The Council of Europe adopted a recommendation on prison education on October 13, 1989, at the 429th meeting of the Ministers Deputies under the terms of article 15.b of the Statutes of the Council of Europe. The Recommendation on Education in Prison is written in a 54 pages memorandum. The essence of the memorandum is given as 17 recommendations, that forms the basis for European education in Prisons.
The recommendations led to the formation of the European Prison Education Association, EPEA.
COUNCIL OF EUROPE RECOMMENDATION No. R(89)12 OF THE COMMITTEE OF MINISTERS TO MEMBER STATES ON EDUCATION IN PRISON
(adopted by the Committee of Ministers on 13 October 1989at the 429th meeting of the Ministers' Deputies)
The Committee of Ministers, under the terms of Article 15.b of the Statute of the Council of Europe -
Having regard to Recommendation No.
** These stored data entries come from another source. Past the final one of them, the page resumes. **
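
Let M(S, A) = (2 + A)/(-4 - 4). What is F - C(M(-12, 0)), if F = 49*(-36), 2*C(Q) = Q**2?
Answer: -56449/32 ≈ -1764.0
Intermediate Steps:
M(S, A) = -1/4 - A/8 (M(S, A) = (2 + A)/(-8) = (2 + A)*(-1/8) = -1/4 - A/8)
C(Q) = Q**2/2
F = -1764
F - C(M(-12, 0)) = -1764 - (-1/4 - 1/8*0)**2/2 = -1764 - (-1/4 + 0)**2/2 = -1764 - (-1/4)**2/2 = -1764 - 1/(2*16) = -1764 - 1*1/32 = -1764 - 1/32 = -56449/32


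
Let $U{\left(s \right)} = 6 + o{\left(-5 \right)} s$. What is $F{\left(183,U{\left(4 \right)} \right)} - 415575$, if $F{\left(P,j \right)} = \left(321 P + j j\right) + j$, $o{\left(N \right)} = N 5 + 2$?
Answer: $-349522$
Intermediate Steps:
$o{\left(N \right)} = 2 + 5 N$ ($o{\left(N \right)} = 5 N + 2 = 2 + 5 N$)
$U{\left(s \right)} = 6 - 23 s$ ($U{\left(s \right)} = 6 + \left(2 + 5 \left(-5\right)\right) s = 6 + \left(2 - 25\right) s = 6 - 23 s$)
$F{\left(P,j \right)} = j + j^{2} + 321 P$ ($F{\left(P,j \right)} = \left(321 P + j^{2}\right) + j = \left(j^{2} + 321 P\right) + j = j + j^{2} + 321 P$)
$F{\left(183,U{\left(4 \right)} \right)} - 415575 = \left(\left(6 - 92\right) + \left(6 - 92\right)^{2} + 321 \cdot 183\right) - 415575 = \left(\left(6 - 92\right) + \left(6 - 92\right)^{2} + 58743\right) - 415575 = \left(-86 + \left(-86\right)^{2} + 58743\right) - 415575 = \left(-86 + 7396 + 58743\right) - 415575 = 66053 - 415575 = -349522$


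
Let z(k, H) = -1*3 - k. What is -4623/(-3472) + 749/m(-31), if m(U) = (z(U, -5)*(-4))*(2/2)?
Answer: -4649/868 ≈ -5.3560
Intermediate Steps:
z(k, H) = -3 - k
m(U) = 12 + 4*U (m(U) = ((-3 - U)*(-4))*(2/2) = (12 + 4*U)*(2*(½)) = (12 + 4*U)*1 = 12 + 4*U)
-4623/(-3472) + 749/m(-31) = -4623/(-3472) + 749/(12 + 4*(-31)) = -4623*(-1/3472) + 749/(12 - 124) = 4623/3472 + 749/(-112) = 4623/3472 + 749*(-1/112) = 4623/3472 - 107/16 = -4649/868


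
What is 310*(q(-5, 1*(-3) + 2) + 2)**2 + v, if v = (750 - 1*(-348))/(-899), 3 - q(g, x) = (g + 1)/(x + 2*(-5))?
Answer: 724739832/108779 ≈ 6662.5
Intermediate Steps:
q(g, x) = 3 - (1 + g)/(-10 + x) (q(g, x) = 3 - (g + 1)/(x + 2*(-5)) = 3 - (1 + g)/(x - 10) = 3 - (1 + g)/(-10 + x))
v = -1098/899 (v = (750 + 348)*(-1/899) = 1098*(-1/899) = -1098/899 ≈ -1.2214)
310*(q(-5, 1*(-3) + 2) + 2)**2 + v = 310*((-31 - 1*(-5) + 3*(1*(-3) + 2))/(-10 + (1*(-3) + 2)) + 2)**2 - 1098/899 = 310*((-31 + 5 + 3*(-3 + 2))/(-10 + (-3 + 2)) + 2)**2 - 1098/899 = 310*((-31 + 5 + 3*(-1))/(-10 - 1) + 2)**2 - 1098/899 = 310*((-31 + 5 - 3)/(-11) + 2)**2 - 1098/899 = 310*(-1/11*(-29) + 2)**2 - 1098/899 = 310*(29/11 + 2)**2 - 1098/899 = 310*(51/11)**2 - 1098/899 = 310*(2601/121) - 1098/899 = 806310/121 - 1098/899 = 724739832/108779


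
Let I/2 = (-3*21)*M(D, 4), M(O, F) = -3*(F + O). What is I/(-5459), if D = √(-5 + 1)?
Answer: -1512/5459 - 756*I/5459 ≈ -0.27697 - 0.13849*I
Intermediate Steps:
D = 2*I (D = √(-4) = 2*I ≈ 2.0*I)
M(O, F) = -3*F - 3*O
I = 1512 + 756*I (I = 2*((-3*21)*(-3*4 - 6*I)) = 2*(-63*(-12 - 6*I)) = 2*(756 + 378*I) = 1512 + 756*I ≈ 1512.0 + 756.0*I)
I/(-5459) = (1512 + 756*I)/(-5459) = (1512 + 756*I)*(-1/5459) = -1512/5459 - 756*I/5459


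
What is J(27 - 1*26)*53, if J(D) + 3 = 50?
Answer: 2491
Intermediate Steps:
J(D) = 47 (J(D) = -3 + 50 = 47)
J(27 - 1*26)*53 = 47*53 = 2491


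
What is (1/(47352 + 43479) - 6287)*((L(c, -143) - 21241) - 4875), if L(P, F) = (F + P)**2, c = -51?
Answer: -2192849264640/30277 ≈ -7.2426e+7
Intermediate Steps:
(1/(47352 + 43479) - 6287)*((L(c, -143) - 21241) - 4875) = (1/(47352 + 43479) - 6287)*(((-143 - 51)**2 - 21241) - 4875) = (1/90831 - 6287)*(((-194)**2 - 21241) - 4875) = (1/90831 - 6287)*((37636 - 21241) - 4875) = -571054496*(16395 - 4875)/90831 = -571054496/90831*11520 = -2192849264640/30277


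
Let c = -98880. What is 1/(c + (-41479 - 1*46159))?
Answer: -1/186518 ≈ -5.3614e-6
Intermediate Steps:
1/(c + (-41479 - 1*46159)) = 1/(-98880 + (-41479 - 1*46159)) = 1/(-98880 + (-41479 - 46159)) = 1/(-98880 - 87638) = 1/(-186518) = -1/186518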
R(87)3 on the European Prison Rules and Recommendation No. R(81)17 on Adult Education Policy,
- recommends the governments of member States to implement policies which recognise the following:
1) All prisoners shall have access to education, which is envisaged as consisting of classroom subjects, vocational education, creative and cultural activities, physical education and sports, social education and library facilities;
2) Education for prisoners should be like the education provided for similar age groups in the outside world, and the range of learning opportunities for prisoners should be as wide as possible;
3) Education in prison shall aim to develop the whole person bearing in mind his or her social, economic and cultural context;
4) All those involved in the administration of the prison system and the management of prisons should facilitate and support education as much as possible;
5) Education should have no less a status than work within the prison regime and prisoners should not lose out financially or otherwise by taking part in education;
6) Every effort should be made to encourage the prisoner to participate actively in all aspects of education;
7) Development programmes should be provided to ensure that prison educators adopt appropriate adult education methods;
8) Special attention should be given to those prisoners with particular difficulties and especially those with reading or writing problems;
9) Vocational education should aim at the wider development of the individual, as well as being sensitive to trends in the labour market;
10) Prisoners should have direct access to a well-stocked library at least once per week;
11) Physical education and sports for prisoners should be emphasised and encouraged;
12) Creative and cultural activities should be given a significant role because these activities have particular potential to enable prisoners to develop and express themselves;
13) Social education should include practical elements that enable the prisoner to manage daily life within the prison, with a view to facilitating the return to society;
14) Wherever possible, prisoners should be allowed to participate in education outside prison;
15) Where education has to take place within the prison, the outside community should be involved as fully as possible;
16) Measures should be taken to enable prisoners to continue their education after release;
17) The funds, equipment and teaching staff needed to enable prisoners to receive appropriate education should be made available.